The elliptical ring.  Been there.  Done that.  Why go down this bunny hole again?

Dunno.  Curiosity?  Boredom?  The desire to tinker?  Fuck with shit, as a friend once deemed it.

Anyways.

Just tossing that in there because if you mention elliptical rings, some old guy that wants to prove that he's been around the block has to say, "Didn't we already have enough of that stupidity with Biopace?"

To which I answer, "no."

Because I owned at least one mountain bike and one road bike plagued with this type of drive train.  So, I guess I haven't had enough with oval rings... yet.

In case you're not old enough to remember, shitty mountain bike full suspension designs that bobbed while pedaling suffered from something that people called "Biopacing," a term
 that none too politely referred to the aforementioned advance in pedaling efficiency that functioned like a cold turd.  That's how bad it was.

The newer generation of oval rings seems to make some sense.  At least the parts that I can comprehend.   Granted, most of the science out there comes from the ring manufacturers, which is like getting crime stats from the RNC (or insert some falsehood stated at the DNC here).

Oval ring profiles (like crime statistics) can be greatly over-exaggerated to create fear amongst the (old white) peoples.

Want to listen to some folks smarter than I blather on and on about elliptical rings?  Here's not just one, but two podcasts over on Mountain Bike Radio's Engineer's Corner to fill your ears and the empty space between them.  The first one is a conversation between MBR's Ben and Phil the Engineer, and the other one is Ben (again) and Brendan from Wolf Tooth (insert more RNC/DNC commentary here).

Short/long of it (or the oval of it), my 30 tooth should feel like a 32 when I'm pulling the chain with the widest part of the oval at the top and a 28 when the narrowest section is at the top.  That means in one revolution, you go 32, 28, 32, 28.  So, like shifting four times per revolution... in single speed terms, like jumping up one tooth, down one tooth, up one tooth, down one tooth in the rear (about) with smooth infinite mini-shifts through the entire range.  That's a lot of SPR (shifts per revolution).

I should feel that, right?

I've only got one ride on the ring so far.  Did I notice anything?

Yeth.  I noticed that I was tired and thought I might vomit or shit myself.  Not the ring's fault, I imagine.  I was Variable #2.

Helping to invalidate the test, I put a suspension fjork (variable #3) on my bike hours before the ride instead of the rigid crabon frok that's been on there for... a year?  Dunno.  The best way to ruin an experiment like this is to change more than one variable at a time.  Not to mention, I have absolutely zero data points to compare anything because I don't really do "data."

So, I'm going by feel.

Which is terrible for someone like me.  For example, if I'm driving a car, I could be excreting buckets of sweat before my passenger might request some air conditioning.

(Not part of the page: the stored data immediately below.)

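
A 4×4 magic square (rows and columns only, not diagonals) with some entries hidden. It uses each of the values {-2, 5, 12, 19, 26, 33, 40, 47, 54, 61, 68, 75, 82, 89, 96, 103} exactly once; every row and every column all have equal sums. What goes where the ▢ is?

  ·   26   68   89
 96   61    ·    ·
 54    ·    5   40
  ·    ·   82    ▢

75

The 16 entries sum to 808, so each line sums to 808/4 = 202.
Row 1 needs 202; the known cells sum to 183, so (1,1) = 19.
Row 3: 54 + 5 + 40 + ? = 202, so (3,2) = 103.
Column 1: 19 + 96 + 54 + ? = 202, so (4,1) = 33.
The remaining cell in column 2 is (4,2) = 202 − 190 = 12.
From column 3, 202 − (68 + 5 + 82) gives (2,3) = 47.
The remaining cell in row 2 is (2,4) = 202 − 204 = -2.
Row 4 must total 202; the given cells sum to 127, so (4,4) = 75.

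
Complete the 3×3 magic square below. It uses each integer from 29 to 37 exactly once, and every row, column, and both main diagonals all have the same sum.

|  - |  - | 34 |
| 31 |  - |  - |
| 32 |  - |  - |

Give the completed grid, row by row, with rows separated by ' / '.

36 29 34 / 31 33 35 / 32 37 30

The entries are 29 through 37, which sum to 297, so each line sums to 297/3 = 99.
Column 1 must total 99; the given cells sum to 63, so (1,1) = 36.
From anti-diagonal, 99 − (34 + 32) gives (2,2) = 33.
The remaining cell in row 1 is (1,2) = 99 − 70 = 29.
Using row 2: 31 + 33 + ? → (2,3) = 99 − 64 = 35.
Column 2 needs 99; the known cells sum to 62, so (3,2) = 37.
Column 3: 34 + 35 + ? = 99, so (3,3) = 30.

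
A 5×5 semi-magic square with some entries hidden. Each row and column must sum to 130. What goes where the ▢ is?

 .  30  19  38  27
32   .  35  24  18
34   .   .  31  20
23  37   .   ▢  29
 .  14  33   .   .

The remaining cell in row 1 is (1,1) = 130 − 114 = 16.
Row 2 needs 130; the known cells sum to 109, so (2,2) = 21.
From column 1, 130 − (16 + 32 + 34 + 23) gives (5,1) = 25.
The remaining cell in column 2 is (3,2) = 130 − 102 = 28.
Column 5: 27 + 18 + 20 + 29 + ? = 130, so (5,5) = 36.
Using row 3: 34 + 28 + 31 + 20 + ? → (3,3) = 130 − 113 = 17.
From row 5, 130 − (25 + 14 + 33 + 36) gives (5,4) = 22.
Column 3: 19 + 35 + 17 + 33 + ? = 130, so (4,3) = 26.
From column 4, 130 − (38 + 24 + 31 + 22) gives (4,4) = 15.

15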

"Oh, I guess it is hot.  I didn't really feel it."

I'm pretty good at observing things with my eyes.  I can spot broken/bent/loose spokes on other people's bikes like nobody's business (that would be a trbl business BTW).  I see all kinds of things that are out of sort, but when it comes to feeling things?

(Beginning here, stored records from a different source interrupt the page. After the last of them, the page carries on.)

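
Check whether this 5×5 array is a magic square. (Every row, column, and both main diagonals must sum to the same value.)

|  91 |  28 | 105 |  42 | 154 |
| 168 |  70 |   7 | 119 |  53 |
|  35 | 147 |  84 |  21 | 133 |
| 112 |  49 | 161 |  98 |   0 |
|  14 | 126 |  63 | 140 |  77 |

Row 1: 91 + 28 + 105 + 42 + 154 = 420.
Row 2: 168 + 70 + 7 + 119 + 53 = 417.
Row 3: 35 + 147 + 84 + 21 + 133 = 420.
Row 4: 112 + 49 + 161 + 98 + 0 = 420.
Row 5: 14 + 126 + 63 + 140 + 77 = 420.
Column 1: 91 + 168 + 35 + 112 + 14 = 420.
Column 2: 28 + 70 + 147 + 49 + 126 = 420.
Column 3: 105 + 7 + 84 + 161 + 63 = 420.
Column 4: 42 + 119 + 21 + 98 + 140 = 420.
Column 5: 154 + 53 + 133 + 0 + 77 = 417.
Main diagonal: 91 + 70 + 84 + 98 + 77 = 420.
Anti-diagonal: 154 + 119 + 84 + 49 + 14 = 420.

No — row 5 sums to 420 but row 2 sums to 417.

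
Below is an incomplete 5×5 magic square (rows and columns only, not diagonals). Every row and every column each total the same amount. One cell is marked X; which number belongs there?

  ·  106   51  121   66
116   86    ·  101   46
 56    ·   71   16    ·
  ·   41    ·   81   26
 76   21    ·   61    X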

I lack the ability to feel.

Shimano never mentioned that the computer they went with to design Biopace was a product of Cyberdyne Systems, Skynet's first attempt at wiping out the human race with technology.

I'm just going to leave the ring on there for the time being.  Not a lifestyle-altering amount of money was spent on the new ring, and since it does serve to keep the miles off the OG Race Face ring, it's not really a waste even if I end up feeling "meh" about the whole thing.

Maybe my feelings will start working in the next month or two, and I'll have my eureka moment.  If not, fine.  Nothing ventured, nothing gained and all that.

Although, something ventured and nothing gained would suck, I guess.

Either way, even if it doesn't work, I don't mind actively sticking things in the "no column" because I actually tried them.  I ate lentils the other day and liked them, and I swear I didn't like them the last time I put them in my mouth part.

So, there's that.

Maybe if I put some Bruschetta and feta cheese on the ring, I might like it.  Worked for the lentils.

7 comments:

Anonymous said...

why don't all you libtards pack-up and move to a socialist country already. Fuck off.

dicky said...

anon, you musta missed my obvious disappoint with both parties.

FWIW: When someone tells me how much this country sucks, I ask them where things are better.

Thanks for all the positive feedback tho.

Mark said...

"Libtard" When I hear that word, all i can picture is an early teen extroverted endomorph in a tank top saying it with chocolate pudding smeared on his face...but then I grew up watching too many John Waters and John Hughes movies through my "formative years" in the late 1980s. Thanks for the flashback.

Anonymous said...

did you end up shtting yourself? I almost did last day after riding all day (long mtb ride 3hrs then road ride for 2hours plus 30 minute hike)... ate too much sushi (raw frozen fish)... thought I had to fart, ended up being a wet sht...

I still have two road bikes (bianchi) that have biopace rings. I went to an old bike shops months back and picked up 10 biopace rings for about 10 bucks, they just wanted to get rid of them. I didn't mind them. Never sht my pants over them ... probably cause I was too constipated pedalling my ass off :)

dicky said...

Fortunately, I did not shit myself on the ride.

47 years old and still a decent amount of sphincter control.

Brian said...

dude musta thought he was on your politico parenting blerg - this is precisely why i am writing in a fuggin hand up glove to be the next potus - poundsignhandulglovesixteenorsomethinlikethat - poundsignmerica

ernernermers said...

Wow, angry much anonymouse?

Takes a real mofo to go on someone's blog and leave a meaningless opinionated comment...

WE ARE IMPRESSED BY YOUR BRAVERY AND COURAGE!!! AMERICA THANKS YOU FOR YOUR WORTHLESS BULLSHIT OPINION!!!!